As the war between Russia and Ukraine enters its 277th day, we take a look at the main developments.
This is the state of affairs on Sunday, November 27:
- The Dnipropetrovsk region was hit by five Russian attacks from multiple rocket launchers and heavy artillery, Governor Valentyn Reznichenko said. Several houses and other buildings were destroyed, but there were no casualties.
- At least 32 people have been killed by Russian shelling in southern Ukraine’s Kherson region since pro-Moscow forces withdrew two weeks ago, the head of Ukraine’s police said.
- Fleeing shelling, civilians poured out of the southern Ukrainian city of Kherson, which was recaptured weeks ago.
- Cold weather is slowing military activity on the front lines, the Institute for the Study of War think tank reported.
- Ukraine accused the Kremlin of reviving Josef Stalin’s “genocidal” tactics as Kiev commemorated a Soviet-era famine that killed millions of Ukrainians in the winter of 1932-33.
- Heavy snowfall was expected in the capital Kiev, with temperatures falling below freezing day and night. Millions of people in and around the Ukrainian capital still have little electricity and heat.
- Kiev mayor Vitali Klitschko said more than 3,000 specialists from a local utility company continued to work “round the clock” and managed to provide heat to more than 90 percent of residential buildings.
- While about a quarter of Kiev residents were without electricity, Klitschko said water supplies had returned to everyone in the city.

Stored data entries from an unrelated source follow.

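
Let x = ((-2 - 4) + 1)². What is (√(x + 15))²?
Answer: 40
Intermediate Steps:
x = 25 (x = (-6 + 1)² = (-5)² = 25)
(√(x + 15))² = (√(25 + 15))² = (√40)² = (2*√10)² = 40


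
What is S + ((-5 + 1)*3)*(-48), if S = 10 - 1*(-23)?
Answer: 609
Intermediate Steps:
S = 33 (S = 10 + 23 = 33)
S + ((-5 + 1)*3)*(-48) = 33 + ((-5 + 1)*3)*(-48) = 33 - 4*3*(-48) = 33 - 12*(-48) = 33 + 576 = 609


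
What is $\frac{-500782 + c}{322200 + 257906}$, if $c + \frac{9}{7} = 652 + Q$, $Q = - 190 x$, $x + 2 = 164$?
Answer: $- \frac{3716379}{4060742} \approx -0.9152$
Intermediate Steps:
$x = 162$ ($x = -2 + 164 = 162$)
$Q = -30780$ ($Q = \left(-190\right) 162 = -30780$)
$c = - \frac{210905}{7}$ ($c = - \frac{9}{7} + \left(652 - 30780\right) = - \frac{9}{7} - 30128 = - \frac{210905}{7} \approx -30129.0$)
$\frac{-500782 + c}{322200 + 257906} = \frac{-500782 - \frac{210905}{7}}{322200 + 257906} = - \frac{3716379}{7 \cdot 580106} = \left(- \frac{3716379}{7}\right) \frac{1}{580106} = - \frac{3716379}{4060742}$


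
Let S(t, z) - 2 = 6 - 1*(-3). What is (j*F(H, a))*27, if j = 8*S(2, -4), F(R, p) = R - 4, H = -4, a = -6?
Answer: -19008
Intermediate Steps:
S(t, z) = 11 (S(t, z) = 2 + (6 - 1*(-3)) = 2 + (6 + 3) = 2 + 9 = 11)
F(R, p) = -4 + R
j = 88 (j = 8*11 = 88)
(j*F(H, a))*27 = (88*(-4 - 4))*27 = (88*(-8))*27 = -704*27 = -19008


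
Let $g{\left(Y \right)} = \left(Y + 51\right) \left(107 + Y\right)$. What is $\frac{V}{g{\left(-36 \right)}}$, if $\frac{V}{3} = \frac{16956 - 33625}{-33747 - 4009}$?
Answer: $\frac{16669}{13403380} \approx 0.0012436$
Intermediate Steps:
$g{\left(Y \right)} = \left(51 + Y\right) \left(107 + Y\right)$
$V = \frac{50007}{37756}$ ($V = 3 \frac{16956 - 33625}{-33747 - 4009} = 3 \left(- \frac{16669}{-37756}\right) = 3 \left(\left(-16669\right) \left(- \frac{1}{37756}\right)\right) = 3 \cdot \frac{16669}{37756} = \frac{50007}{37756} \approx 1.3245$)
$\frac{V}{g{\left(-36 \right)}} = \frac{50007}{37756 \left(5457 + \left(-36\right)^{2} + 158 \left(-36\right)\right)} = \frac{50007}{37756 \left(5457 + 1296 - 5688\right)} = \frac{50007}{37756 \cdot 1065} = \frac{50007}{37756} \cdot \frac{1}{1065} = \frac{16669}{13403380}$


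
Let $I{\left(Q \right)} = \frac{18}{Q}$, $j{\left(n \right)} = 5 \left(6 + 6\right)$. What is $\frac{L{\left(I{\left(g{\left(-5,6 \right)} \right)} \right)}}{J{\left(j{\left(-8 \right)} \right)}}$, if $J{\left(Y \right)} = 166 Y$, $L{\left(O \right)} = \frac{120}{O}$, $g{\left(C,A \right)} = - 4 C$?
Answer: $\frac{10}{747} \approx 0.013387$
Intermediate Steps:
$j{\left(n \right)} = 60$ ($j{\left(n \right)} = 5 \cdot 12 = 60$)
$\frac{L{\left(I{\left(g{\left(-5,6 \right)} \right)} \right)}}{J{\left(j{\left(-8 \right)} \right)}} = \frac{120 \frac{1}{18 \frac{1}{\left(-4\right) \left(-5\right)}}}{166 \cdot 60} = \frac{120 \frac{1}{18 \cdot \frac{1}{20}}}{9960} = \frac{120}{18 \cdot \frac{1}{20}} \cdot \frac{1}{9960} = \frac{120}{\frac{9}{10}} \cdot \frac{1}{9960} = 120 \cdot \frac{10}{9} \cdot \frac{1}{9960} = \frac{400}{3} \cdot \frac{1}{9960} = \frac{10}{747}$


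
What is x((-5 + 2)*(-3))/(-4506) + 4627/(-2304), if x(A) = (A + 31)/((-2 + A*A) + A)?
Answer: -38225567/19033344 ≈ -2.0083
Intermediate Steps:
x(A) = (31 + A)/(-2 + A + A**2) (x(A) = (31 + A)/((-2 + A**2) + A) = (31 + A)/(-2 + A + A**2))
x((-5 + 2)*(-3))/(-4506) + 4627/(-2304) = ((31 + (-5 + 2)*(-3))/(-2 + (-5 + 2)*(-3) + ((-5 + 2)*(-3))**2))/(-4506) + 4627/(-2304) = ((31 - 3*(-3))/(-2 - 3*(-3) + (-3*(-3))**2))*(-1/4506) + 4627*(-1/2304) = ((31 + 9)/(-2 + 9 + 9**2))*(-1/4506) - 4627/2304 = (40/(-2 + 9 + 81))*(-1/4506) - 4627/2304 = (40/88)*(-1/4506) - 4627/2304 = ((1/88)*40)*(-1/4506) - 4627/2304 = (5/11)*(-1/4506) - 4627/2304 = -5/49566 - 4627/2304 = -38225567/19033344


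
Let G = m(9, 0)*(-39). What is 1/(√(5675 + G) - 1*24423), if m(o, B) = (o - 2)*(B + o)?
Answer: -24423/596479711 - √3218/596479711 ≈ -4.1040e-5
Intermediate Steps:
m(o, B) = (-2 + o)*(B + o)
G = -2457 (G = (9² - 2*0 - 2*9 + 0*9)*(-39) = (81 + 0 - 18 + 0)*(-39) = 63*(-39) = -2457)
1/(√(5675 + G) - 1*24423) = 1/(√(5675 - 2457) - 1*24423) = 1/(√3218 - 24423) = 1/(-24423 + √3218)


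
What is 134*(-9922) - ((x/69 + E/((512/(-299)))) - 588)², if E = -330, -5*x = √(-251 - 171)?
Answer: -11589854740631233/7800422400 - 33731*I*√422/14720 ≈ -1.4858e+6 - 47.074*I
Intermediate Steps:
x = -I*√422/5 (x = -√(-251 - 171)/5 = -I*√422/5 ≈ -4.1085*I)
134*(-9922) - ((x/69 + E/((512/(-299)))) - 588)² = 134*(-9922) - ((-I*√422/5/69 - 330/(512/(-299))) - 588)² = -1329548 - ((-I*√422/5*(1/69) - 330/(512*(-1/299))) - 588)² = -1329548 - ((-I*√422/345 - 330/(-512/299)) - 588)² = -1329548 - ((-I*√422/345 - 330*(-299/512)) - 588)² = -1329548 - ((-I*√422/345 + 49335/256) - 588)² = -1329548 - ((49335/256 - I*√422/345) - 588)² = -1329548 - (-101193/256 - I*√422/345)²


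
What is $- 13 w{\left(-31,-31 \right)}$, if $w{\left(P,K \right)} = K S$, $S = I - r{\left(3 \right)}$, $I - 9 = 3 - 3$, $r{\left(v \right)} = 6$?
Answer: $1209$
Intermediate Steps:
$I = 9$ ($I = 9 + \left(3 - 3\right) = 9 + 0 = 9$)
$S = 3$ ($S = 9 - 6 = 3$)
$w{\left(P,K \right)} = 3 K$ ($w{\left(P,K \right)} = K 3 = 3 K$)
$- 13 w{\left(-31,-31 \right)} = - 13 \cdot 3 \left(-31\right) = \left(-13\right) \left(-93\right) = 1209$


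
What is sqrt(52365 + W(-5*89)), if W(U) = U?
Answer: 4*sqrt(3245) ≈ 227.86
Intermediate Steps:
sqrt(52365 + W(-5*89)) = sqrt(52365 - 5*89) = sqrt(52365 - 445) = sqrt(51920) = 4*sqrt(3245)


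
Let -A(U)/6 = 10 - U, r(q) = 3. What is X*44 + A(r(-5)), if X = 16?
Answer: 662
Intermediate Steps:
A(U) = -60 + 6*U (A(U) = -6*(10 - U) = -60 + 6*U)
X*44 + A(r(-5)) = 16*44 + (-60 + 6*3) = 704 + (-60 + 18) = 704 - 42 = 662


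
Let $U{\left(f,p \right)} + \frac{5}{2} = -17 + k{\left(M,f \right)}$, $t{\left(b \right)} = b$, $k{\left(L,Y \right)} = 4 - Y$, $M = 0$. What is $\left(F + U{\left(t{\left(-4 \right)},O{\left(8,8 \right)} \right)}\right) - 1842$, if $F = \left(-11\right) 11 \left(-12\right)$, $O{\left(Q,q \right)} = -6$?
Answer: $- \frac{803}{2} \approx -401.5$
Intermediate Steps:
$U{\left(f,p \right)} = - \frac{31}{2} - f$ ($U{\left(f,p \right)} = - \frac{5}{2} - \left(13 + f\right) = - \frac{31}{2} - f$)
$F = 1452$ ($F = \left(-121\right) \left(-12\right) = 1452$)
$\left(F + U{\left(t{\left(-4 \right)},O{\left(8,8 \right)} \right)}\right) - 1842 = \left(1452 - \frac{23}{2}\right) - 1842 = \frac{2881}{2} - 1842 = - \frac{803}{2}$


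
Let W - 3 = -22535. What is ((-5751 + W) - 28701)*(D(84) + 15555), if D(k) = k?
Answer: -891172776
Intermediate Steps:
W = -22532 (W = 3 - 22535 = -22532)
((-5751 + W) - 28701)*(D(84) + 15555) = ((-5751 - 22532) - 28701)*(84 + 15555) = (-28283 - 28701)*15639 = -56984*15639 = -891172776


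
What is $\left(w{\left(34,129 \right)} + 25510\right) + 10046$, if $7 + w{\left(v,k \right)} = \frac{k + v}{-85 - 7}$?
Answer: $\frac{3270345}{92} \approx 35547.0$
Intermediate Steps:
$w{\left(v,k \right)} = -7 - \frac{k}{92} - \frac{v}{92}$ ($w{\left(v,k \right)} = -7 + \frac{k + v}{-85 - 7} = -7 + \frac{k + v}{-92} = -7 + \left(k + v\right) \left(- \frac{1}{92}\right) = -7 - \left(\frac{k}{92} + \frac{v}{92}\right) = -7 - \frac{k}{92} - \frac{v}{92}$)
$\left(w{\left(34,129 \right)} + 25510\right) + 10046 = \left(\left(-7 - \frac{129}{92} - \frac{17}{46}\right) + 25510\right) + 10046 = \left(- \frac{807}{92} + 25510\right) + 10046 = \frac{2346113}{92} + 10046 = \frac{3270345}{92}$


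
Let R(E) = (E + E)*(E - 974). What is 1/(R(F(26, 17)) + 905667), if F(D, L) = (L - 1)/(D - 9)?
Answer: 289/261208419 ≈ 1.1064e-6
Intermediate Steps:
F(D, L) = (-1 + L)/(-9 + D)
R(E) = 2*E*(-974 + E) (R(E) = (2*E)*(-974 + E) = 2*E*(-974 + E))
1/(R(F(26, 17)) + 905667) = 1/(2*((-1 + 17)/(-9 + 26))*(-974 + (-1 + 17)/(-9 + 26)) + 905667) = 1/(2*(16/17)*(-974 + 16/17) + 905667) = 1/(2*(16/17)*(-16542/17) + 905667) = 1/(-529344/289 + 905667) = 1/(261208419/289) = 289/261208419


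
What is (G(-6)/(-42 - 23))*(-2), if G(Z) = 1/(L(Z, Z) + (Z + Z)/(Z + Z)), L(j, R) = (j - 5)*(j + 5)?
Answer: 1/390 ≈ 0.0025641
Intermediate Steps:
L(j, R) = (-5 + j)*(5 + j)
G(Z) = 1/(-24 + Z²) (G(Z) = 1/((-25 + Z²) + (Z + Z)/(Z + Z)) = 1/((-25 + Z²) + (2*Z)/((2*Z))) = 1/((-25 + Z²) + (2*Z)*(1/(2*Z))) = 1/((-25 + Z²) + 1) = 1/(-24 + Z²))
(G(-6)/(-42 - 23))*(-2) = (1/((-24 + (-6)²)*(-42 - 23)))*(-2) = (1/((-24 + 36)*(-65)))*(-2) = (-1/65/12)*(-2) = ((1/12)*(-1/65))*(-2) = -1/780*(-2) = 1/390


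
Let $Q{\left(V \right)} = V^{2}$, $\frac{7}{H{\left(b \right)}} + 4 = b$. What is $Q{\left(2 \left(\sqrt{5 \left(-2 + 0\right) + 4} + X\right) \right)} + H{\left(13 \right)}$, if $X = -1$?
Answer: $- \frac{173}{9} - 8 i \sqrt{6} \approx -19.222 - 19.596 i$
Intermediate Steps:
$H{\left(b \right)} = \frac{7}{-4 + b}$
$Q{\left(2 \left(\sqrt{5 \left(-2 + 0\right) + 4} + X\right) \right)} + H{\left(13 \right)} = \left(2 \left(\sqrt{5 \left(-2 + 0\right) + 4} - 1\right)\right)^{2} + \frac{7}{-4 + 13} = \left(2 \left(\sqrt{5 \left(-2\right) + 4} - 1\right)\right)^{2} + \frac{7}{9} = \left(2 \left(\sqrt{-10 + 4} - 1\right)\right)^{2} + 7 \cdot \frac{1}{9} = \left(2 \left(\sqrt{-6} - 1\right)\right)^{2} + \frac{7}{9} = \left(2 \left(i \sqrt{6} - 1\right)\right)^{2} + \frac{7}{9} = \left(2 \left(-1 + i \sqrt{6}\right)\right)^{2} + \frac{7}{9} = \left(-2 + 2 i \sqrt{6}\right)^{2} + \frac{7}{9} = \frac{7}{9} + \left(-2 + 2 i \sqrt{6}\right)^{2}$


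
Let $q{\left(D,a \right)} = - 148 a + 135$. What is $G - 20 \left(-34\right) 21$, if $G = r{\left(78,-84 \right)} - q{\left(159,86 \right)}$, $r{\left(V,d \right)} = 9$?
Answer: $26882$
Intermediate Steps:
$q{\left(D,a \right)} = 135 - 148 a$
$G = 12602$ ($G = 9 - \left(135 - 12728\right) = 9 - -12593 = 9 + 12593 = 12602$)
$G - 20 \left(-34\right) 21 = 12602 - 20 \left(-34\right) 21 = 12602 - \left(-680\right) 21 = 12602 - -14280 = 12602 + 14280 = 26882$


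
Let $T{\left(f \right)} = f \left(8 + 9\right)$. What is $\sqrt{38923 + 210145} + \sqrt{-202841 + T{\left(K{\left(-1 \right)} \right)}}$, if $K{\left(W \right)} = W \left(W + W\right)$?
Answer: $2 \sqrt{62267} + i \sqrt{202807} \approx 499.07 + 450.34 i$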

- Ukrainian President Volodymyr Zelenskyy hosted a summit in Kiev with allied nations to launch a plan to export $150 million worth of grain to countries most vulnerable to famine and drought.
- Prime Minister Denys Shmyhal said Ukraine — despite its own financial problems — has $24 million to buy corn for countries like Yemen, Sudan, Kenya and Nigeria.
- Last year, Ukraine and Russia supplied about 30 percent of the world’s wheat and barley exports, 20 percent of corn and more than 50 percent of sunflower oil.
- Zelenskyy said the price for Russian marine oil should be capped at between $30 and $40 a barrel, lower than the level suggested by the G7 countries.